First pangolin hardware and software located in a datacenter (worlds first!)

[heroic]

Really? And just what do you base that statement on? Do you have first-hand knowledge of who Pangolin has contracted with over the last 12 years as the LD-2000 system was developed and improved?

Pangolin can't afford to hire decent crypto dudes- they are *really* expensive. That's why people use published crypto standards like AES- you don't need to hire world-class cryptographers to implement strong crypto.

If Pangolin were using such a system, they would not need to put a QM in a datacenter- they could just give Pieter the appropriate private key, maybe even embedded in some secure hardware like a smartcard or a USB cryptostick.

I'll say this: if the Pangolin encryption scheme really amounts to nothing more than security through obscurity, then why is it still secure after over 12 years of use?

It isn't. It got cracked recently- that's what all the trapdoored FB3 firmware upgrades were about.

[DZ]

That's a neat idea Pieter, I look forward to checking this out when you're finished!

Tough crowd around here lately...

[buffo]

Homebrewed encryption is a great way to get ripped off, massively and without warning. The history of cryptanalysis is littered with the corpses of businesses that thought they were smart enough to do it well, and discovered that they weren't.

I agree completely. This is common knowledge to anyone who knows even the absolute basics of cryptology. Which is why I'm shocked that you thought Pangolin would be foolish enough to go it alone. I know you don't like Bill, but at least give him some credit. He's no moron.

I can't say for certain, but I seem to remember a conversation with Bill where he mentioned that he paid quite a lot of money for the encryption system that the LD-2000 system uses. I am certain that he did not develop it himself.

It got cracked recently- that's what all the trapdoored FB3 firmware upgrades were about.

Bzzzt! Wrong answer. What got cracked is the license scheme for LivePro on the FB3. (Which is *not* the same as the secure file format for the LD-2000.)

You have never been able to load secure LD-2000 shows on the FB3. (And you still can't.)

Adam

[masterpj]

We now have....VIDEO
about linux.. just like windows there are security flaws in linux too.. pretty big ones according to my programmer, anyway thats off topic.

[heroic]

about linux.. just like windows there are security flaws in linux too.. pretty big ones according to my programmer, anyway thats off topic.

Your programmer is a fool.

[heroic]

I
I can't say for certain, but I seem to remember a conversation with Bill where he mentioned that he paid quite a lot of money for the encryption system that the LD-2000 system uses.
Adam

Bzzzt!
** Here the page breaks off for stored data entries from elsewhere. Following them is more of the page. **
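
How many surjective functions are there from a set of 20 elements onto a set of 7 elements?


By inclusion-exclusion on which target elements are missed, the number of surjections from an n-set onto a k-set is
surj(n, k) = sum_{j=0}^{k} (-1)^j C(k, j) (k - j)^n.
Equivalently surj(n, k) = k! * S(n, k), where S(n, k) is the Stirling number of the second kind.
For n = 20, k = 7:
S(20, 7) = 11143554045652, so
surj = 7! * 11143554045652 = 5040 * 11143554045652 = 56163512390086080.

56163512390086080


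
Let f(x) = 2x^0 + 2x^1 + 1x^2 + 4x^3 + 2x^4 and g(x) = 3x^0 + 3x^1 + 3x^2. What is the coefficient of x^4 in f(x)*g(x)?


Cauchy product at x^4:
1*3 + 4*3 + 2*3
= 21

21


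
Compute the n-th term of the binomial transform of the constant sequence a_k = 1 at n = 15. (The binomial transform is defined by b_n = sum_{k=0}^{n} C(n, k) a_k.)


With a_k = 1 for all k, b_n = sum_{k=0}^{n} C(n, k) = 2^n by the binomial theorem.
For n = 15: 2^15 = 32768.

32768


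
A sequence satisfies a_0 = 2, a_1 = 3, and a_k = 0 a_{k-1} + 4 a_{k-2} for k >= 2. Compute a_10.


The characteristic equation is t^2 - 0 t - 4 = 0, with roots r_1 = 2 and r_2 = -2 (so c_1 = r_1 + r_2, c_2 = -r_1 r_2 as required).
One can use the closed form a_n = A r_1^n + B r_2^n, but direct iteration is more reliable:
a_0 = 2, a_1 = 3, a_2 = 8, a_3 = 12, a_4 = 32, a_5 = 48, a_6 = 128, a_7 = 192, a_8 = 512, a_9 = 768, a_10 = 2048.
So a_10 = 2048.

2048


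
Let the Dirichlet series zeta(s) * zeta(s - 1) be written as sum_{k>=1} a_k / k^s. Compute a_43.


Convolution gives a_k = sum_{d | k} d * 1 = sum_{d | k} d = sigma(k), the sum of positive divisors of k.
For k = 43, the divisors are 1, 43, so
sigma(43) = 1 + 43 = 44.

44


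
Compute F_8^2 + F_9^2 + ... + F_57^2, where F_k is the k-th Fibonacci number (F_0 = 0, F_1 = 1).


There is a standard identity sum_{k=0}^{N} F_k^2 = F_N * F_{N+1} (proved inductively from the telescoping relation F_k^2 = F_k F_{k+1} - F_{k-1} F_k). Then
sum_{k=8}^{57} F_k^2 = F_57 F_58 - F_7 F_8.
Computing: F_57 = 365435296162, F_58 = 591286729879, F_7 = 13, F_8 = 21.
Sum = 365435296162 * 591286729879 - 13 * 21 = 216077041249992859424125.

216077041249992859424125


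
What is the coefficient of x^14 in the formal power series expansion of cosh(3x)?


The Maclaurin series is cosh(t) = sum_{m>=0} t^(2m) / (2m)!, so substituting t = 3x, only even powers of x are nonzero, with coefficient of x^(2m) equal to 3^(2m) / (2m)!.
For x^14 the coefficient is 3^14/14! = 4782969/87178291200 = 19683/358758400.

19683/358758400


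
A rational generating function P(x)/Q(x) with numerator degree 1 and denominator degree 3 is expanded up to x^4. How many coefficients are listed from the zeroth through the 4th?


Expanding up to x^4 gives the coefficients for x^0, x^1, ..., x^4.
That is 4 + 1 = 5 coefficients in total.

5


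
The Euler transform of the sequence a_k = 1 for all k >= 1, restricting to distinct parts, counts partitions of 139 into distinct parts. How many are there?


Partitions of 139 into distinct parts can be computed via generating function.
Product (1+x)(1+x^2)(1+x^3)...
The coefficient of x^139 = 8953856

8953856


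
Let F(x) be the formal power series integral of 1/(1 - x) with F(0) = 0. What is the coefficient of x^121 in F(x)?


1/(1 - x) = sum_{k>=0} x^k. Integrating termwise and using F(0) = 0 gives
F(x) = sum_{k>=0} x^(k+1) / (k+1) = sum_{m>=1} x^m / m = -ln(1 - x).
So the coefficient of x^121 is 1/121 = 1/121.

1/121


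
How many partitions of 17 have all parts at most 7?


Using the generating function (1-x)^(-1)(1-x^2)^(-1)...(1-x^7)^(-1),
the coefficient of x^17 counts these restricted partitions.
Result = 201

201


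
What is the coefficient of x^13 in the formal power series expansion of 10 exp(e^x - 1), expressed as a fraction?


exp(e^x - 1) is the exponential generating function for the Bell numbers Bell_k: exp(e^x - 1) = sum_{k>=0} Bell_k x^k / k!.
So the coefficient of x^13 in 10 exp(e^x - 1) is 10 Bell_13 / 13!.
Computing: Bell_13 = 27644437 and 13! = 6227020800, giving
10 * 27644437/6227020800 = 27644437/622702080.

27644437/622702080


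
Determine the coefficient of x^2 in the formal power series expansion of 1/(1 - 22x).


The geometric series identity gives 1/(1 - c x) = sum_{k>=0} c^k x^k, so the coefficient of x^k is c^k.
Here c = 22 and k = 2.
Computing: 22^2 = 484

484


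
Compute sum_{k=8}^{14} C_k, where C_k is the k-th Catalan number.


C_8 through C_14: 1430, 4862, 16796, 58786, 208012, 742900, 2674440
Sum = 1430 + 4862 + 16796 + 58786 + 208012 + 742900 + 2674440
= 3707226

3707226


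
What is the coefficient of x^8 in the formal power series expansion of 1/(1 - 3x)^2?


The general identity 1/(1 - c x)^r = sum_{k>=0} c^k C(k + r - 1, r - 1) x^k follows by substituting y = c x into 1/(1 - y)^r = sum_{k>=0} C(k + r - 1, r - 1) y^k.
For c = 3, r = 2, k = 8:
3^8 * C(9, 1) = 6561 * 9 = 59049.

59049


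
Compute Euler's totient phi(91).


phi(n) counts integers in [1, n] coprime to n. Using the multiplicative formula phi(n) = n * prod_{p | n} (1 - 1/p):
91 = 7 * 13, so
phi(91) = 91 * (1 - 1/7) * (1 - 1/13) = 72.

72


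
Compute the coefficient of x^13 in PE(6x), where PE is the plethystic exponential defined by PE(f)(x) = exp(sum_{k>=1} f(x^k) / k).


With f(x) = 6x, the exponent is sum_{k>=1} 6 x^k / k = 6 * (-ln(1 - x)). Exponentiating:
PE(6x) = exp(-6 ln(1 - x)) = 1/(1 - x)^6.
By the negative binomial expansion, [x^n] 1/(1 - x)^6 = C(n + 5, 5).
For n = 13: C(18, 5) = 8568.

8568


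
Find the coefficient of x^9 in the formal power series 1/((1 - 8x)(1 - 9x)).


By partial fractions or Cauchy convolution:
The coefficient equals sum_{k=0}^{9} 8^k * 9^(9-k).
= 2413042577

2413042577


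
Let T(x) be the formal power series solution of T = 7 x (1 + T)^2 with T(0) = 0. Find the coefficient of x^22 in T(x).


Apply the Lagrange inversion formula: if T = 7 x * phi(T) with phi(t) = (1 + t)^2, then [x^n] T = 7^n * (1/n) [t^(n-1)] phi(t)^n = 7^n * (1/n) [t^(n-1)] (1 + t)^(2n) = 7^n * (1/n) C(2n, n-1).
Using the identity C(2n, n-1) = C(2n, n) * n / (n+1), the unscaled factor equals C(2n, n) / (n+1) = C_n, the n-th Catalan number.
For n = 22: C_22 = C(44, 22) / 23 = 2104098963720/23 = 91482563640.
With the 7^22 = 3909821048582988049 factor, the coefficient is 3909821048582988049 * 91482563640 = 357680452898004736014001938360.

357680452898004736014001938360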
Wrong answer. Good cryptosystems don't cost money.

[masterpj]

My programmer to you: Everything can be cracked.
The hosting of the linux code was cracked..end of story

[csshih]

We now have....VIDEO
about linux.. just like windows there are security flaws in linux too.. pretty big ones according to my programmer, anyway thats off topic.

Here's a very important business tip - don't try to hire friends to do your stuff for cheap.
Speaking from experience.

Craig

[heroic]

My programmer to you: Everything can be cracked.

Strong crypto can't. This is mathematically proven.

[masterpj]

Here's a very important business tip - don't try to hire friends to do your stuff for cheap.
Speaking from experience.

Craig

They dont do it for cheap jelle is doing the work here, and he has an experience from over 8 years. I became friends with jelle after doing some bussiness with him and he's really doing great work!
We do stuff contract based and about how it go's in contracts is information that will not be shared, we work in a professional way.. not just a friendly deal.. we are working on bussiness level here not friendship level just to make it clear.

Also heroic learn to edit a post instead of making a seperate post each time.